Bus to/from school, on foot to anywhere within walking distance (which is pretty much nowhere of interest whatsoever), car everywhere else. That is, being driven, not driving myself. Like Cirrus and goldenquagsire I really could not care less about learning to drive, at least until there's actually anywhere I need to _go_. Not that I could afford it anyway.

I remember taking the bus very frequently when I was little, when my mum went shopping or whatever. I also remember staying at my nan's house each weekend, and I'm not terribly sure how we got over there considering my mum definitely didn't drive back then :/

I want to badly to vote "helicopter" :>


----------



## Bluberry Bat (Jan 14, 2010)

Helicopter fo 'sho, that's just how I ROLL.

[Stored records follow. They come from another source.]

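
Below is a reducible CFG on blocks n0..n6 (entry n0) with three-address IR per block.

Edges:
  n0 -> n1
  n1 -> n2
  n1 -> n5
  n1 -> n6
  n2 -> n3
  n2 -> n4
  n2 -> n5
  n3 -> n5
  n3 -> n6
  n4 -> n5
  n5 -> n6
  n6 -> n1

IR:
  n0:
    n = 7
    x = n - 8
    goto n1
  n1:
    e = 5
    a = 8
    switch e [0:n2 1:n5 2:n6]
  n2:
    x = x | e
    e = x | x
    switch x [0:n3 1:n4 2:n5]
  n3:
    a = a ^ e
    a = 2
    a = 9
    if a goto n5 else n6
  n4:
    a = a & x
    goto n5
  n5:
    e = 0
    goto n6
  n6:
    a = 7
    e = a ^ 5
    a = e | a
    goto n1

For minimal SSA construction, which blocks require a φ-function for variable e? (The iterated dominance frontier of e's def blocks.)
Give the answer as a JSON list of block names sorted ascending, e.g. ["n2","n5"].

idom tree: n1←n0 n2←n1 n3←n2 n4←n2 n5←n1 n6←n1
Join-block Dom:
  n1: preds {n0,n6}: {n0} ∩ {n0,n1,n6} = {n0}; idom=n0
  n5: preds {n1,n2,n3,n4}: {n0,n1} ∩ {n0,n1,n2} ∩ {n0,n1,n2,n3} ∩ {n0,n1,n2,n4} = {n0,n1}; idom=n1
  n6: preds {n1,n3,n5}: {n0,n1} ∩ {n0,n1,n2,n3} ∩ {n0,n1,n5} = {n0,n1}; idom=n1

DF derivation:
  n1←n0: walk · to n0
  n1←n6: walk n6→n1 to n0
  n5←n1: walk · to n1
  n5←n2: walk n2 to n1
  n5←n3: walk n3→n2 to n1
  n5←n4: walk n4→n2 to n1
  n6←n1: walk · to n1
  n6←n3: walk n3→n2 to n1
  n6←n5: walk n5 to n1
  n0 → ∅
  n1 → {n1}
  n2 → {n5,n6}
  n3 → {n5,n6}
  n4 → {n5}
  n5 → {n6}
  n6 → {n1}

φ for e: defs {n1,n2,n5,n6}
  DF⁺ = {n1,n5,n6}

Answer: ["n1", "n5", "n6"]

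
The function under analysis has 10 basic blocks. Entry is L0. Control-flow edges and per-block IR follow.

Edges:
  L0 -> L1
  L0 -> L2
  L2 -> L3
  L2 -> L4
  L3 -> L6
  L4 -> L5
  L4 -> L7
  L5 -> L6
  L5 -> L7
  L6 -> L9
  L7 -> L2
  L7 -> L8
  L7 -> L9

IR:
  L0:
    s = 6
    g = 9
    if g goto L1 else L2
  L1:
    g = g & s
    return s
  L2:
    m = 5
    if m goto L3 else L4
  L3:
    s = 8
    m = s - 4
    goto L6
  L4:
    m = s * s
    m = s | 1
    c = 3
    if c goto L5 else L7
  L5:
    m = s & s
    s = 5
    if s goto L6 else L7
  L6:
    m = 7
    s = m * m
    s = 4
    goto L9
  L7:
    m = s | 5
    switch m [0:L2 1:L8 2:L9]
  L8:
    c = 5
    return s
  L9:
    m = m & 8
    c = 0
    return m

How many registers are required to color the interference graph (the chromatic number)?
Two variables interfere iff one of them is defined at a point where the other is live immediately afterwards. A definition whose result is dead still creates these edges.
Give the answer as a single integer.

Per-block:
  L0: {g,s} / ∅
  L1: {g} / {g,s}
  L2: {m} / ∅
  L3: {m,s} / ∅
  L4: {c,m} / {s}
  L5: {m,s} / {s}
  L6: {m,s} / ∅
  L7: {m} / {s}
  L8: {c} / {s}
  L9: {c,m} / {m}

Backward fixpoint:
  L0: in=∅ out={g,s}
  L1: in={g,s} out=∅
  L2: in={s} out={s}
  L3: in=∅ out=∅
  L4: in={s} out={s}
  L5: in={s} out={s}
  L6: in=∅ out={m}
  L7: in={s} out={m,s}
  L8: in={s} out=∅
  L9: in={m} out=∅

Conflict graph:
  c — {m,s}
  g — {s}
  m — {c,s}
  s — {c,g,m}

Chromatic number:
  clique {c,m,s} ⇒ need ≥ 3
  assign c→r1 g→r1 m→r2 s→r0 — no edge inside a register ⇒ χ ≤ 3
  χ = 3

Answer: 3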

So terrible lameness aside, I live in a general nowhere-land and thus car ends up being the option most of the time. The only place within reasonable biking distance, only -barely- walking, is the market, so I do opt for that at times. Everything else is at least a 15 minute drive that cuts through some major motorways. 
It doesn't help much that I'm in the doesn't-care-to-drive set. I can, though, I just tend not to. If there's something I hate more than people, it's people with a couple tons of metal under their control. l: Particularly Little-Miss-Cellphone and gtfo-The-Road-Grandpa.

There's no public transport around me persay, but there sure are a lot of Freight Trains. To get stuck behind. Constantly.


----------